В смутах усобиц и войн постигать целокупность.
Быть не частью, а всем: не с одной стороны, а с обеих.
Зритель захвачен игрой — ты не актёр и не зритель.
Ты соучастник судьбы, раскрывающий замысел драмы.
В дни революции быть Человеком, а не Гражданином…
Стихотворение написано гекзаметром. Уже в самом размере, связанном с античностью, критерий вечности категорий добра и зла… Сходные мысли мы находим и в статьях поэта, в частности в его лекции «Россия распятая»: «И актёр и зритель могут быть участниками политического действа, ничего не зная о содержании последующего акта и не предчувствуя финала трагедии; поэт же должен быть участником замыслов самого драматурга. Важнее отдельных лиц для него общий план развёртывающегося действия, архитектурные соотношения групп и характеров и очистительное таинство, скрытое Творцом в замысле трагедии… Поэтому положение поэта в современном ему обществе очень далеко от группировок борющихся политических партий».

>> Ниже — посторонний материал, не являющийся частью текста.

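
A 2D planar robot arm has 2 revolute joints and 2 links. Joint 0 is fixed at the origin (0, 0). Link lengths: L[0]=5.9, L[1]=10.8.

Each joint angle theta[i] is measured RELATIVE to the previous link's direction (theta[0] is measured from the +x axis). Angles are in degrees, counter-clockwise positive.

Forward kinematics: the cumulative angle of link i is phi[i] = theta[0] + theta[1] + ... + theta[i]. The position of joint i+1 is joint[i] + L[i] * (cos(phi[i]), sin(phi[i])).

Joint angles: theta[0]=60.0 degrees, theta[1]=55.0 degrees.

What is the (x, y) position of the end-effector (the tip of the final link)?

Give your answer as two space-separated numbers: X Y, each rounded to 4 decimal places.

joint[0] = (0.0000, 0.0000)  (base)
link 0: phi[0] = 60 = 60 deg
  cos(60 deg) = 0.5000, sin(60 deg) = 0.8660
  joint[1] = (0.0000, 0.0000) + 5.9 * (0.5000, 0.8660) = (0.0000 + 2.9500, 0.0000 + 5.1095) = (2.9500, 5.1095)
link 1: phi[1] = 60 + 55 = 115 deg
  cos(115 deg) = -0.4226, sin(115 deg) = 0.9063
  joint[2] = (2.9500, 5.1095) + 10.8 * (-0.4226, 0.9063) = (2.9500 + -4.5643, 5.1095 + 9.7881) = (-1.6143, 14.8977)
End effector: (-1.6143, 14.8977)

Answer: -1.6143 14.8977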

Человеческие ценности для поэта всегда были выше классовых и государственных начал, социально-идеологических схем. Художник не принимал само понятие «большевизм», но в его содержание вкладывал свои, нетрадиционные представления. «Сколько раз мне приходилось слышать от „буржуев с военной психологией“, что необходимо после занятия севера „повесить Горького“ и „расстрелять Брюсова и Блока“, — пишет Волошин в статье „Соломонов суд“ (1919). — …Эти проявления классовой психологии очень страшны и представляют из себя явление чисто большевицкого характера. „Большевизм“ — это ведь вовсе не то, что человек исповедует, а то, какими средствами и в каких пределах он считает возможным осуществить свою веру».